Nur 26 von 324 Pommern-Husaren überleben

Laut Meißners Lebenslauf nimmt er "nach dem Brand von Moskau" am Rückzug der napoleonischen Armee teil, wird "beim Übergang über die Beresina leicht verwundet" und zum Unteroffizier befördert. Aus der späteren Handschrift seiner Kinder geht zudem hervor, dass er von Wilna "mit dem Schlitten über […] Tilsit nach Königsberg zum Regiment" zurückkehrt. Nur 26 von ursprünglich 324 Mann der beiden am Russlandfeldzug beteiligten pommerschen Husaren-Schwadronen überleben das blutige Abenteuer.

Säbelgriff
Gravuren sowie das Label der englischen Firma Wooley Deakin & Co. (Bildmitte) auf Meißners Kavalleriesäbel. Bildrechte: Stadtgeschichtliches Museum Leipzig

Befreiungskriege im Bülowschen Korps

Für das Jahr 1813 überliefern Meißners Kinder, dass ihr Vater "5 Monate vor Stettin" liegt. Mittlerweile hat Preußen, ausgelöst durch die von Yorck abgeschlossene Konvention von Tauroggen, Napoleon die Gefolgschaft aufgekündigt und ein Bündnis mit Russland geschlossen. Am 16. März 1813 erklärt der preußische König Friedrich Wilhelm III. Frankreich den Krieg.
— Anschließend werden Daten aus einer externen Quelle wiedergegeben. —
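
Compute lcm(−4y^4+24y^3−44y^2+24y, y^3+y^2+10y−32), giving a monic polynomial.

y^6−3y^5+9y^4−69y^3+158y^2−96y

Apply the Euclidean algorithm:
  −4y^4+24y^3−44y^2+24y = (−4y+28)(y^3+y^2+10y−32) + (−32y^2−384y+896)
  y^3+y^2+10y−32 = (−(1/32)y+11/32)(−32y^2−384y+896) + (170y−340)
  −32y^2−384y+896 = (−(16/85)y−224/85)(170y−340) + (0)
Last nonzero remainder: 170y−340. Dividing through by 170 gives the monic gcd y−2.
Then lcm(f, g) = f·g / gcd(f, g); expanding and making the result monic gives the answer.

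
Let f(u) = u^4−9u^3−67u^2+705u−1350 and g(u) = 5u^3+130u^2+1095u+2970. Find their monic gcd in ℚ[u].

u+9

Apply the Euclidean algorithm:
  u^4−9u^3−67u^2+705u−1350 = ((1/5)u−7)(5u^3+130u^2+1095u+2970) + (624u^2+7776u+19440)
  5u^3+130u^2+1095u+2970 = ((5/624)u+55/507)(624u^2+7776u+19440) + ((16170/169)u+145530/169)
  624u^2+7776u+19440 = ((17576/2695)u+12168/539)((16170/169)u+145530/169) + (0)
Last nonzero remainder: (16170/169)u+145530/169. Dividing through by 16170/169 gives the monic gcd u+9.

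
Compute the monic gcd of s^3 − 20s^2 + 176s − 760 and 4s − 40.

s − 10

Repeated division with remainder:
  s^3 − 20s^2 + 176s − 760 = ((1/4)s^2 − (5/2)s + 19)(4s − 40) + (0)
Last nonzero remainder: 4s − 40. Dividing through by 4 gives the monic gcd s − 10.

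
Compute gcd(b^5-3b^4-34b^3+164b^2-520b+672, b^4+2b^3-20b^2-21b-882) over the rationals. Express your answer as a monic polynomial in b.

Repeated division with remainder:
  b^5-3b^4-34b^3+164b^2-520b+672 = (b-5)(b^4+2b^3-20b^2-21b-882) + (-4b^3+85b^2+257b-3738)
  b^4+2b^3-20b^2-21b-882 = (-(1/4)b-93/16)(-4b^3+85b^2+257b-3738) + ((8613/16)b^2+(8613/16)b-180873/8)
  -4b^3+85b^2+257b-3738 = (-(64/8613)b+1424/8613)((8613/16)b^2+(8613/16)b-180873/8) + (0)
Last nonzero remainder: (8613/16)b^2+(8613/16)b-180873/8. Dividing through by 8613/16 gives the monic gcd b^2+b-42.

b^2+b-42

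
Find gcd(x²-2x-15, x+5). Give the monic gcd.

1

Apply the Euclidean algorithm:
  x²-2x-15 = (x-7)(x+5) + (20)
  x+5 = ((1/20)x+1/4)(20) + (0)
The last nonzero remainder is the constant 20, so the polynomials are coprime and gcd = 1.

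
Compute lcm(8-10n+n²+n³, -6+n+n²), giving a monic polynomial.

24-22n-7n²+4n³+n⁴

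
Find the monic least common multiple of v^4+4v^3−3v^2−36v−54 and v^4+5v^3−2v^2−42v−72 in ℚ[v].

v^5+8v^4+13v^3−48v^2−198v−216

Apply the Euclidean algorithm:
  v^4+4v^3−3v^2−36v−54 = (v^4+5v^3−2v^2−42v−72) + (−v^3−v^2+6v+18)
  v^4+5v^3−2v^2−42v−72 = (−v−4)(−v^3−v^2+6v+18) + (0)
Last nonzero remainder: −v^3−v^2+6v+18. Dividing through by −1 gives the monic gcd v^3+v^2−6v−18.
Then lcm(f, g) = f·g / gcd(f, g); expanding and making the result monic gives the answer.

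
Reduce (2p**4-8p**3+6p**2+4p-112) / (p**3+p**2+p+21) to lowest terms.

(2p**2-4p-16)/(p+3)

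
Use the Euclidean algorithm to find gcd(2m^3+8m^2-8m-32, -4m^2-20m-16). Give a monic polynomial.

m+4

Euclidean algorithm in ℚ[m]:
  2m^3+8m^2-8m-32 = (-(1/2)m+1/2)(-4m^2-20m-16) + (-6m-24)
  -4m^2-20m-16 = ((2/3)m+2/3)(-6m-24) + (0)
Last nonzero remainder: -6m-24. Dividing through by -6 gives the monic gcd m+4.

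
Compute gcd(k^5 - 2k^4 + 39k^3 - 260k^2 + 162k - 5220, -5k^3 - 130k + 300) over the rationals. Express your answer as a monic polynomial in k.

k^2 + 2k + 30

Euclidean algorithm in ℚ[k]:
  k^5 - 2k^4 + 39k^3 - 260k^2 + 162k - 5220 = (-(1/5)k^2 + (2/5)k - 13/5)(-5k^3 - 130k + 300) + (-148k^2 - 296k - 4440)
  -5k^3 - 130k + 300 = ((5/148)k - 5/74)(-148k^2 - 296k - 4440) + (0)
Last nonzero remainder: -148k^2 - 296k - 4440. Dividing through by -148 gives the monic gcd k^2 + 2k + 30.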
Gemälde: General von Bülow wird von seinen Truppen begrüßt, Schlacht von Dennewitz am 6. September 1813, deutsche Befreiungskriege 1813-1815, Farbdruck nach Richard Knötel Copyright: xZoonar.com/Heinz-DieterxFalkensteinx zoonar
Generalleutnant Friedrich Wilhelm von Bülow und sein Korps nach der Schlacht bei Dennewitz. Bildrechte: IMAGO/Zoonar

Zwei Tage später belagern preußische Truppen die von den Franzosen gehaltene Festung Stettin. Meißners Pommersches Husarenregiment Nr. 5 wird in den folgenden Monaten "wiederaufgefüllt". Ab Sommer 1813 nimmt die Einheit als Teil des preußischen III. Armeekorps unter Generalleutnant Friedrich Wilhelm von Bülow an den Befreiungskriegen gegen Napoleon teil. Bei Dennewitz nordöstlich von Wittenberg ist das Bülowsche Korps am 6. September 1813 maßgeblich am Sieg über eine französische Armee unter Marschall Michel Ney beteiligt. Ein Vorstoß der Franzosen auf Berlin wird damit endgültig verhindert.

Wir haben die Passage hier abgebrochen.